A Terceira Turma do Superior Tribunal de Justiça (STJ) entendeu que, em contratos de seguro de vida sem beneficiários indicados, a comoriência (presunção de morte simultânea) do segurado e de sua herdeira não afasta o direito de representação dos filhos dessa herdeira, conforme previsto nos artigos 1.851 a 1.854 do Código Civil.
Segundo o colegiado, esse direito visa proteger os filhos que perderam seus pais precocemente. A ministra Nancy Andrighi, relatora do caso, destacou a relevância dessa proteção quando os herdeiros são crianças ou adolescentes. Ela afirmou: “A questão ganha ainda mais relevo quando os que pleiteiam o direito de representação são crianças e adolescentes – inseridos na condição peculiar de pessoas em desenvolvimento, conforme reconhecido pelo artigo 6º do Estatuto da Criança e do Adolescente (ECA), e cuja proteção deve ser garantida com absoluta prioridade pela família, pela sociedade e pelo Estado (artigo 227 da Constituição)”.
No caso, o segurado faleceu em um acidente de trânsito junto com sua irmã, que tinha dois filhos. Como o contrato de seguro não mencionava beneficiários, a seguradora pagou a indenização à única irmã viva do segurado, sua herdeira colateral. No entanto, os filhos menores da irmã falecida alegaram que a indenização deveria ser dividida entre eles e a tia.
A ministra Nancy Andrighi ressaltou que, embora o capital de seguro de vida não faça parte da herança, em casos de omissão contratual, a legislação segue a ordem de vocação hereditária. Segundo o artigo 1.829 do Código Civil, essa ordem prioriza descendentes, ascendentes e cônjuges antes de colaterais.
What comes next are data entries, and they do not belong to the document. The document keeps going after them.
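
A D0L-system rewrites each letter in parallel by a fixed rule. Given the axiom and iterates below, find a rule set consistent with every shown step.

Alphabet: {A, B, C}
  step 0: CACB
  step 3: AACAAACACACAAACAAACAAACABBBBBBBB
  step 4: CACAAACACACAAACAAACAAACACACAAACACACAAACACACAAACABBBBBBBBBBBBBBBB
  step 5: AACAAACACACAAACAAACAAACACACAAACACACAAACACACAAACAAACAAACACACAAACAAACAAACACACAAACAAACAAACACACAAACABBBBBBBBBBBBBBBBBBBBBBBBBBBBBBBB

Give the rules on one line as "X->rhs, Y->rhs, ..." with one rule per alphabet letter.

  step 4 ⇒ step 5: CACAAACACACAAACAAACAAACACACAAACACACAAACACACAAACABBBBBBBBBBBBBBBB ⇒ AA·CA·AA·CA·CA·CA·AA·CA·AA·CA·AA·CA·CA·CA·AA·CA·CA·CA·AA·CA·CA·CA·AA·CA·AA·CA·AA·CA·CA·CA·AA·CA·AA·CA·AA·CA·CA·CA·AA·CA·AA·CA·AA·CA·CA·CA·AA·CA·BB·BB·BB·BB·BB·BB·BB·BB·BB·BB·BB·BB·BB·BB·BB·BB
    A ↦ CA
    B ↦ BB
    C ↦ AA

A->CA, B->BB, C->AA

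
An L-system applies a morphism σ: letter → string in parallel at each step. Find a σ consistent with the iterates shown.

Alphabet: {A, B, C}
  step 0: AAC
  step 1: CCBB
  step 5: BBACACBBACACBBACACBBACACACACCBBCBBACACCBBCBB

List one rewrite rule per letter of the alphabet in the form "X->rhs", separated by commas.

A->C, B->AC, C->BB

  step 0 ⇒ step 1: AAC ⇒ C·C·BB
    A ↦ C
    C ↦ BB
    B ↦ AC  (constrained at step 1)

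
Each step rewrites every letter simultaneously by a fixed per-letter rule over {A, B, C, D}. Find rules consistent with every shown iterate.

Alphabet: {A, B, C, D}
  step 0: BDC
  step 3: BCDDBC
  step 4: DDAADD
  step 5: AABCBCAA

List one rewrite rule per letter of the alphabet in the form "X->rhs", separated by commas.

A->BC, B->D, C->D, D->A

  step 4 ⇒ step 5: DDAADD ⇒ A·A·BC·BC·A·A
    A ↦ BC
    D ↦ A
  step 3 ⇒ step 4: BCDDBC ⇒ D·D·A·A·D·D
    B ↦ D
  step 3 ⇒ step 4: BCDDBC ⇒ D·D·A·A·D·D
    C ↦ D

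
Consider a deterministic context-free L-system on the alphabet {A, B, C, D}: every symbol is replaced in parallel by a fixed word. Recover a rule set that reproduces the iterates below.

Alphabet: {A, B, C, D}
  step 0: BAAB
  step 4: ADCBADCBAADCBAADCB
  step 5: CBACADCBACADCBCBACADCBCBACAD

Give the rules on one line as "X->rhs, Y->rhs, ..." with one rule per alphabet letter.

A->CB, B->D, C->A, D->AC

  step 4 ⇒ step 5: ADCBADCBAADCBAADCB ⇒ CB·AC·A·D·CB·AC·A·D·CB·CB·AC·A·D·CB·CB·AC·A·D
    A ↦ CB
    B ↦ D
    C ↦ A
    D ↦ AC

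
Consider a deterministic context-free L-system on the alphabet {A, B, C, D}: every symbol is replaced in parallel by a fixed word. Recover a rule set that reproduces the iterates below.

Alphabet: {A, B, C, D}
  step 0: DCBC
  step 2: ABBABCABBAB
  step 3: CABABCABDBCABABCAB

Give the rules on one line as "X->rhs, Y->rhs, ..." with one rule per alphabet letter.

A->C, B->AB, C->DB, D->B

  step 2 ⇒ step 3: ABBABCABBAB ⇒ C·AB·AB·C·AB·DB·C·AB·AB·C·AB
    A ↦ C
    B ↦ AB
    C ↦ DB
    D ↦ B  (constrained at step 0)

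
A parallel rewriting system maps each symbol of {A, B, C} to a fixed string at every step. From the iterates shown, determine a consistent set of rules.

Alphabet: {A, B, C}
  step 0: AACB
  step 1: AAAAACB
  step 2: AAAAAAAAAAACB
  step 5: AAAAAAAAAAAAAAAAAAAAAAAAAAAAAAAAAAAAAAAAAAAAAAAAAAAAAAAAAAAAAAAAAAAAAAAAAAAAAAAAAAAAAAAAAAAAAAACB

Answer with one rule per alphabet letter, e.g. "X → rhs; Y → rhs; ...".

  step 1 ⇒ step 2: AAAAACB ⇒ AA·AA·AA·AA·AA·A·CB
    A ↦ AA
    B ↦ CB
    C ↦ A

A->AA, B->CB, C->A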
No entanto, ela lembrou que a lei prevê uma exceção com o direito de representação: “Pelo direito de representação, herdeiros de grau mais próximo concorrerão com os de grau mais distante, que receberão a herança na qualidade de representantes daquele que, se vivo fosse, seria herdeiro daquele grau mais próximo”.
Andrighi também reforçou que a legislação não exclui o direito de representação em casos de comoriência. “O filho que perdeu prematuramente seu pai antes do seu avô, por exemplo, encontra-se em uma situação em tudo similar à do filho que perdeu o pai e o avô em um mesmo acidente de trânsito”, explicou a ministra.
No caso concreto, Andrighi argumentou que, se a mãe dos menores tivesse morrido momentos antes do segurado, o direito de representação seria indiscutível. “Ao se presumir a morte simultânea (comoriência), não se pode conferir uma interpretação dos artigos 1.851 ao 1.854 do Código Civil apta a gerar a injusta situação em que os recorrentes não teriam direito a nada e que caberia à irmã viva o valor integral do seguro”, concluiu a relatora, restabelecendo a sentença que garantia a divisão da indenização entre os filhos da herdeira falecida e a tia.